Skip to main content
This page describes what to do in case of an Icinga alert. For more information you could search the govuk-puppet repo for the source of the alert
Warning This document has not been updated for a while now. It may be out of date.
Last updated: 17 Sep 2020

Onsite backups failed

The backup machine (e.g. backup-1.management.integration) collects backups from the various data stores at 9am every morning.

The location of the backups is defined in govuk-puppet.

It’s likely that this is failing because one of the backups it’s trying to collect is not ready yet when the process runs. We have an example of running the PostgreSQL backup earlier to deal with this situation.

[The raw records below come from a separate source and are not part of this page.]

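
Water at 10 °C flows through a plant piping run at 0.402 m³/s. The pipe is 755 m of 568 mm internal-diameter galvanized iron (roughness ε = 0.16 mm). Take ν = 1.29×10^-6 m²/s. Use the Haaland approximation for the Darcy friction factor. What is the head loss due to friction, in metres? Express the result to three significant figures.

h_f ≈ 2.68 m

V = 4Q/(πD²) = 4·0.402/(π·0.568²) = 1.586 m/s
Re = VD/ν = 1.586·0.568/1.29×10^-6 = 6.99×10^5 → turbulent
ε/D = 0.16/568 = 2.82×10^-4
Haaland: f = 0.01569
h_f = f(L/D)V²/(2g) = 0.01569·(755/0.568)·1.586²/(2·9.81) = 2.675 m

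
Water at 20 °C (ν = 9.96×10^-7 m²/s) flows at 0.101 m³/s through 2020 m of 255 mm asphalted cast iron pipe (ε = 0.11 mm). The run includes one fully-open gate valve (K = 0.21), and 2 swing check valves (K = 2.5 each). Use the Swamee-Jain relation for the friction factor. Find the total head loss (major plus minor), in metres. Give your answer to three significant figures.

H_L ≈ 28.4 m

V = 4Q/(πD²) = 1.978 m/s; V²/2g = 0.1993 m
Re = 5.06×10^5, ε/D = 4.31×10^-4 → f = 0.01732 (Swamee-Jain)
Major: h_f = f(L/D)·V²/2g = 0.01732·7922·0.1993 = 27.35 m
Minor: ΣK = 5.21; h_m = ΣK·V²/2g = 1.039 m
Total H_L = 27.35 + 1.039 = 28.39 m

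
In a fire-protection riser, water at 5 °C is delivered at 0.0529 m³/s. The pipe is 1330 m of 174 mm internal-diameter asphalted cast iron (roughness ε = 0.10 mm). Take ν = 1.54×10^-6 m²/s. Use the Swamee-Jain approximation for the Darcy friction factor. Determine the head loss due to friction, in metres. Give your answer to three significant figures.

h_f ≈ 36.6 m

V = 4Q/(πD²) = 4·0.0529/(π·0.174²) = 2.225 m/s
Re = VD/ν = 2.225·0.174/1.54×10^-6 = 2.51×10^5 → turbulent
ε/D = 0.10/174 = 5.75×10^-4
Swamee-Jain: f = 0.01897
h_f = f(L/D)V²/(2g) = 0.01897·(1330/0.174)·2.225²/(2·9.81) = 36.59 m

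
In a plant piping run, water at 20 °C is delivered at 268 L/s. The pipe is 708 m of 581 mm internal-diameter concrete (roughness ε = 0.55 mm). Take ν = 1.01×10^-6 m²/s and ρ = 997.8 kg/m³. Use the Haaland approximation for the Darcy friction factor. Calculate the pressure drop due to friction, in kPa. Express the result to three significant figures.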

To rerun an individual backup:

gds govuk connect ssh -e production <backup-hostname-from-alert> (for example, ip-1-2-3-4.eu-west-1.compute.internal)
sudo su - govuk-backup
cd /etc/backup/
./001_directory_backup_postgresql_backups_postgresql_primary_1 # Or whichever script is relevant

There will be no output whilst the script is running. You should see a backup being created in the backup location, e.g. if the graphite backup is being re-run, check: /data/backups/graphite-1.management.publishing.service.gov.uk/opt/graphite/storage/backups

If after running the script you find that you get some “Permission denied” errors on the files that the script is trying to copy, this probably means that the backup on the machine that the script is trying to copy from hasn’t finished yet. Only after that has finished will it change permissions to the govuk-backup user.